Hang: T 8th period and R 8th and 9th periods in CSE E309.
Grading:
- Homeworks: 20%.
- Two Midterms: 20% each.
- Project: 40%.
Notes:
- Prerequisites:
A familiarity with basic concepts in calculus,
linear algebra, and probability theory. A partial list of basic
requirements follows. Calculus: Differentiation, chain rule,
integration. Linear algebra: Vector spaces, inverse,
pseudo-inverse. Probability theory: Conditional probability, Bayes
rule, conditional expectations. A basic understanding of Hilbert spaces (from
Math for Intelligent Systems - COT5615 or equivalent). While AI is listed as a pre-requisite,
if any aspect of AI turns out to be required, it will be taught in
class in order to make the course self-contained.
- Homeworks/programs
will be assigned bi-weekly. If you do not
have any prior numerical computing experience, I suggest you use MATLAB
for the programs.
- The first
midterm will probably be held on Wednesday, February 26th, 2014
(from 8:20-10:10PM)
and the
second
will probably be held on Monday, April 21st, 2014 (from 8:20-10:10PM). Each
midterm will be 1 hour and fifty minutes long.
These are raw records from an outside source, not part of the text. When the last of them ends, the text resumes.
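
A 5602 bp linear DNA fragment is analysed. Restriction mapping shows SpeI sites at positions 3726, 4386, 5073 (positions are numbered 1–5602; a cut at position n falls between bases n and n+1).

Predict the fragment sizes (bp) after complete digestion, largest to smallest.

Linear molecule, 3 cuts → 4 fragments:
  3726 − 0 = 3726 bp
  4386 − 3726 = 660 bp
  5073 − 4386 = 687 bp
  5602 − 5073 = 529 bp
Sorted largest to smallest: 3726, 687, 660, 529 bp.

3726, 687, 660, 529 bp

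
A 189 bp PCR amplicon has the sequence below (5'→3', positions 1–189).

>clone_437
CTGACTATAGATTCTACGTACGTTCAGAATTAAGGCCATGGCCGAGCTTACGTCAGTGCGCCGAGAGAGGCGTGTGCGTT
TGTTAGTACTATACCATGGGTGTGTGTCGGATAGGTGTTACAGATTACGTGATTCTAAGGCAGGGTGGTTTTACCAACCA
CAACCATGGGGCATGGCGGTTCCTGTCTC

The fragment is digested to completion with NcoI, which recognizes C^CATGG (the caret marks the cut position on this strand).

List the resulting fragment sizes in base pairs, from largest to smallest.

70, 58, 36, 25 bp

NcoI sites (CCATGG) start at positions 36, 94, 164.
NcoI cuts after the first base of each site, so after positions 36, 94, 164.
Linear molecule, 3 cuts → 4 fragments:
  1–36 → 36 bp
  37–94 → 58 bp
  95–164 → 70 bp
  165–189 → 25 bp
Sorted largest to smallest: 70, 58, 36, 25 bp.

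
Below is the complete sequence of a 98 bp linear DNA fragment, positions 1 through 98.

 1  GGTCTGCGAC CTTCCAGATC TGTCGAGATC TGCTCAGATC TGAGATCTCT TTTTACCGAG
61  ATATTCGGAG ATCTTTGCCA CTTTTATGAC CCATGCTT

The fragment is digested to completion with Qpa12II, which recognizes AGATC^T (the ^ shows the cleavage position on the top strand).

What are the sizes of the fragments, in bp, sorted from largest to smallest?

26, 25, 20, 10, 10, 7 bp

Qpa12II sites (AGATCT) start at positions 16, 26, 36, 43, 69.
Qpa12II cuts after base 5 of each site (before the last base), so after positions 20, 30, 40, 47, 73.
Linear molecule, 5 cuts → 6 fragments:
  1–20 → 20 bp
  21–30 → 10 bp
  31–40 → 10 bp
  41–47 → 7 bp
  48–73 → 26 bp
  74–98 → 25 bp
Sorted largest to smallest: 26, 25, 20, 10, 10, 7 bp.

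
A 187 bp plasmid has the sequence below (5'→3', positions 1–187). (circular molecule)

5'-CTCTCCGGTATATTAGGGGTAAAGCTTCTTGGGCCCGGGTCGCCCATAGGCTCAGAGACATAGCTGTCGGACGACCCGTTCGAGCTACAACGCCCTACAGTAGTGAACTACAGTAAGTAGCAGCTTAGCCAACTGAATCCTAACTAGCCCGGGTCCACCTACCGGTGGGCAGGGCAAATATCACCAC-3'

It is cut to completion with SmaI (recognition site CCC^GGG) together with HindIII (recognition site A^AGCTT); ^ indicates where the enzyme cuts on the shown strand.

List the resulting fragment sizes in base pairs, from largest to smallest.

SmaI sites (CCCGGG) start at positions 34, 148.
SmaI cuts after base 3 of each site, so after positions 36, 150.
The HindIII site (AAGCTT) starts at position 22.
HindIII cuts after the first base of each site, so after position 22.
Combined cut positions: 22, 36, 150.
Circular molecule, 3 cuts → 3 fragments:
  23–36 → 14 bp
  37–150 → 114 bp
  151–187 then 1–22 → 37 + 22 = 59 bp
Sorted largest to smallest: 114, 59, 14 bp.

114, 59, 14 bp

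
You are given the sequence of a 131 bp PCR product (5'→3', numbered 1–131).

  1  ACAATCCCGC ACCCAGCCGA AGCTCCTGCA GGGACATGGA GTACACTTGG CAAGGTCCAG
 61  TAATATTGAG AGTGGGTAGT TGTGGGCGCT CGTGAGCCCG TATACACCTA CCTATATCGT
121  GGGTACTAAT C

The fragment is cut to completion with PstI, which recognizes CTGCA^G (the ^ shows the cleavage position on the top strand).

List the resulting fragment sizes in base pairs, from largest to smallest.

The PstI site (CTGCAG) starts at position 26.
PstI cuts after base 5 of each site (before the last base), so after position 30.
Linear molecule, 1 cut → 2 fragments:
  1–30 → 30 bp
  31–131 → 101 bp
Sorted largest to smallest: 101, 30 bp.

101, 30 bp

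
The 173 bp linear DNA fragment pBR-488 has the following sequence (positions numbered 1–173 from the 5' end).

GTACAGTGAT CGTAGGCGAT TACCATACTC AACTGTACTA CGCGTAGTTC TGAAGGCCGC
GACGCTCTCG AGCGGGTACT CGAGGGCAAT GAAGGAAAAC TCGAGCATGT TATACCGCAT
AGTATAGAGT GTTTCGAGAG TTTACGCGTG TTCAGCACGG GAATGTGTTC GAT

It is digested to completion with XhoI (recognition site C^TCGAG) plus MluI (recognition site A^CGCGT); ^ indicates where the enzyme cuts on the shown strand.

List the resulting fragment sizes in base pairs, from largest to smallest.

44, 40, 29, 27, 21, 12 bp

XhoI sites (CTCGAG) start at positions 67, 79, 100.
XhoI cuts after the first base of each site, so after positions 67, 79, 100.
MluI sites (ACGCGT) start at positions 40, 144.
MluI cuts after the first base of each site, so after positions 40, 144.
Combined cut positions: 40, 67, 79, 100, 144.
Linear molecule, 5 cuts → 6 fragments:
  1–40 → 40 bp
  41–67 → 27 bp
  68–79 → 12 bp
  80–100 → 21 bp
  101–144 → 44 bp
  145–173 → 29 bp
Sorted largest to smallest: 44, 40, 29, 27, 21, 12 bp.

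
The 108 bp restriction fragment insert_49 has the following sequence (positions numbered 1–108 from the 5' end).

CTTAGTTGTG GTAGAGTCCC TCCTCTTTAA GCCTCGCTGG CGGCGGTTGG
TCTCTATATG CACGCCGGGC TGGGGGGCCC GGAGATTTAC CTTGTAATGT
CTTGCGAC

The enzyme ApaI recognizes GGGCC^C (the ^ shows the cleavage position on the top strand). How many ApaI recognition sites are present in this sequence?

GGGCCC occurs starting at position 75.
ApaI cuts at 1 site.

1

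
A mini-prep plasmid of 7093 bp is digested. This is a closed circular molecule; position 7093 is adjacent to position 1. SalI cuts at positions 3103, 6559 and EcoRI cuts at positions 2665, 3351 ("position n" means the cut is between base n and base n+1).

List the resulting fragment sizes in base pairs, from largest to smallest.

3208, 3199, 438, 248 bp

Combined cut positions (sorted): 2665, 3103, 3351, 6559.
Circular molecule, 4 cuts → 4 fragments:
  3103 − 2665 = 438 bp
  3351 − 3103 = 248 bp
  6559 − 3351 = 3208 bp
  wrap: 7093 − 6559 + 2665 = 3199 bp
Sorted largest to smallest: 3208, 3199, 438, 248 bp.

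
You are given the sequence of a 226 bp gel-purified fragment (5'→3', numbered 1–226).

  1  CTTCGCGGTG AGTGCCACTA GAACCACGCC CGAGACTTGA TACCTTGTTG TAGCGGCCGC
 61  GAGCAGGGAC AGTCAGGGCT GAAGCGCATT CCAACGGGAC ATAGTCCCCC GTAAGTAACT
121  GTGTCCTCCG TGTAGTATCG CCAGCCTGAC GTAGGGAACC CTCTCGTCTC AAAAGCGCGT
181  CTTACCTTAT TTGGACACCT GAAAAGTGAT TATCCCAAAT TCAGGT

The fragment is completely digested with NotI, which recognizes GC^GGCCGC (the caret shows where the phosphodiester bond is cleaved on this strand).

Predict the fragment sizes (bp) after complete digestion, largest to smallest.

172, 54 bp

The NotI site (GCGGCCGC) starts at position 53.
NotI cuts after base 2 of each site, so after position 54.
Linear molecule, 1 cut → 2 fragments:
  1–54 → 54 bp
  55–226 → 172 bp
Sorted largest to smallest: 172, 54 bp.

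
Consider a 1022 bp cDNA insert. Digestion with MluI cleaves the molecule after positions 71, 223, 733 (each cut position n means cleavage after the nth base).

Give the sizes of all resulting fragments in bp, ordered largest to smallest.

510, 289, 152, 71 bp

Linear molecule, 3 cuts → 4 fragments:
  71 − 0 = 71 bp
  223 − 71 = 152 bp
  733 − 223 = 510 bp
  1022 − 733 = 289 bp
Sorted largest to smallest: 510, 289, 152, 71 bp.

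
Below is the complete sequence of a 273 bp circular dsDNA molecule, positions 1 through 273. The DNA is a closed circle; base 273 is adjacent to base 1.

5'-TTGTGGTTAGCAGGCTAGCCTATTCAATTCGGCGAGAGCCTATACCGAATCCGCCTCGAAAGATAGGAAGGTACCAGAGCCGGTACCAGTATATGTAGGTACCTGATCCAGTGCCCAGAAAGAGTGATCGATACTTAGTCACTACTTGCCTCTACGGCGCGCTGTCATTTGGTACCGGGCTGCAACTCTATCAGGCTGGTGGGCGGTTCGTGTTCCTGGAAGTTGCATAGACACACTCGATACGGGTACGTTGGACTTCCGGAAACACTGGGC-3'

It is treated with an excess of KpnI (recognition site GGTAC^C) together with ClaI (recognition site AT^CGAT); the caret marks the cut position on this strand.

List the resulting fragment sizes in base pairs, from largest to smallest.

172, 47, 26, 16, 12 bp

KpnI sites (GGTACC) start at positions 70, 82, 98, 171.
KpnI cuts after base 5 of each site (before the last base), so after positions 74, 86, 102, 175.
The ClaI site (ATCGAT) starts at position 127.
ClaI cuts after base 2 of each site, so after position 128.
Combined cut positions: 74, 86, 102, 128, 175.
Circular molecule, 5 cuts → 5 fragments:
  75–86 → 12 bp
  87–102 → 16 bp
  103–128 → 26 bp
  129–175 → 47 bp
  176–273 then 1–74 → 98 + 74 = 172 bp
Sorted largest to smallest: 172, 47, 26, 16, 12 bp.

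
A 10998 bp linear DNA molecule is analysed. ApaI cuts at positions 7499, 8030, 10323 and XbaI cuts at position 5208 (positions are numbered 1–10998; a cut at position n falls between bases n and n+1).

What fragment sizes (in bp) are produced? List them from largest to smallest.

Combined cut positions (sorted): 5208, 7499, 8030, 10323.
Linear molecule, 4 cuts → 5 fragments:
  5208 − 0 = 5208 bp
  7499 − 5208 = 2291 bp
  8030 − 7499 = 531 bp
  10323 − 8030 = 2293 bp
  10998 − 10323 = 675 bp
Sorted largest to smallest: 5208, 2293, 2291, 675, 531 bp.

5208, 2293, 2291, 675, 531 bp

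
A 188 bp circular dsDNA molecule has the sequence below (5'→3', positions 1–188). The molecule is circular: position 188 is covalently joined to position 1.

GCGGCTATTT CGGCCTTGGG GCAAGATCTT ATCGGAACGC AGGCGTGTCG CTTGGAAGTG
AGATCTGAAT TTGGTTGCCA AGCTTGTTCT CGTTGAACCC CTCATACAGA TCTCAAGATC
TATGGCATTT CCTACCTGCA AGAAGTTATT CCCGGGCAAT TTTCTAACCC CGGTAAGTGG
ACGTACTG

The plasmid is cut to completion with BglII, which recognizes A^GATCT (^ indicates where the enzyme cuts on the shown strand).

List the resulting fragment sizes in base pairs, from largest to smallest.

BglII sites (AGATCT) start at positions 24, 61, 108, 116.
BglII cuts after the first base of each site, so after positions 24, 61, 108, 116.
Circular molecule, 4 cuts → 4 fragments:
  25–61 → 37 bp
  62–108 → 47 bp
  109–116 → 8 bp
  117–188 then 1–24 → 72 + 24 = 96 bp
Sorted largest to smallest: 96, 47, 37, 8 bp.

96, 47, 37, 8 bp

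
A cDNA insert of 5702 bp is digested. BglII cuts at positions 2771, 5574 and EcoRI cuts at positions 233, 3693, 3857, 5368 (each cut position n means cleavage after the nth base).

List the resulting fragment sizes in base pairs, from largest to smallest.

2538, 1511, 922, 233, 206, 164, 128 bp

Combined cut positions (sorted): 233, 2771, 3693, 3857, 5368, 5574.
Linear molecule, 6 cuts → 7 fragments:
  233 − 0 = 233 bp
  2771 − 233 = 2538 bp
  3693 − 2771 = 922 bp
  3857 − 3693 = 164 bp
  5368 − 3857 = 1511 bp
  5574 − 5368 = 206 bp
  5702 − 5574 = 128 bp
Sorted largest to smallest: 2538, 1511, 922, 233, 206, 164, 128 bp.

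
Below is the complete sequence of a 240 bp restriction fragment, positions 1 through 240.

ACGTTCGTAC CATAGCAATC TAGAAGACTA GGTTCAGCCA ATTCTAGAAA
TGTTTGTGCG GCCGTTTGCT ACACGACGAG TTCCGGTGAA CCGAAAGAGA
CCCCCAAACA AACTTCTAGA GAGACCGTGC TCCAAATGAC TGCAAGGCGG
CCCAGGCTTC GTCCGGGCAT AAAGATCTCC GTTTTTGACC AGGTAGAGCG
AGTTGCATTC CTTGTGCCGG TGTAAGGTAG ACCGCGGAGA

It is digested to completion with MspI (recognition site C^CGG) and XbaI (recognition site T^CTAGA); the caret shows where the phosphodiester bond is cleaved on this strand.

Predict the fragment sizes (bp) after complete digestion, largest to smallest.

MspI sites (CCGG) start at positions 83, 163, 217.
MspI cuts after the first base of each site, so after positions 83, 163, 217.
XbaI sites (TCTAGA) start at positions 19, 43, 115.
XbaI cuts after the first base of each site, so after positions 19, 43, 115.
Combined cut positions: 19, 43, 83, 115, 163, 217.
Linear molecule, 6 cuts → 7 fragments:
  1–19 → 19 bp
  20–43 → 24 bp
  44–83 → 40 bp
  84–115 → 32 bp
  116–163 → 48 bp
  164–217 → 54 bp
  218–240 → 23 bp
Sorted largest to smallest: 54, 48, 40, 32, 24, 23, 19 bp.

54, 48, 40, 32, 24, 23, 19 bp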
- The project is due at the end of the semester.
Syllabus
- Introduction to supervised and unsupervised learning.
- Fisher discriminants, linear regression and classification.
- Introduction to convex optimization.
- Kernel methods and support vector machines (SVMs).
- Regression methods and sparse approximations.
- Convexity, maximum likelihood principle.
- Mixture models and Expectation-Maximization (EM) methods in clustering, K-means.
- Component Analysis
(PCA and ICA).
- Introduction to manifold learning (if time permits).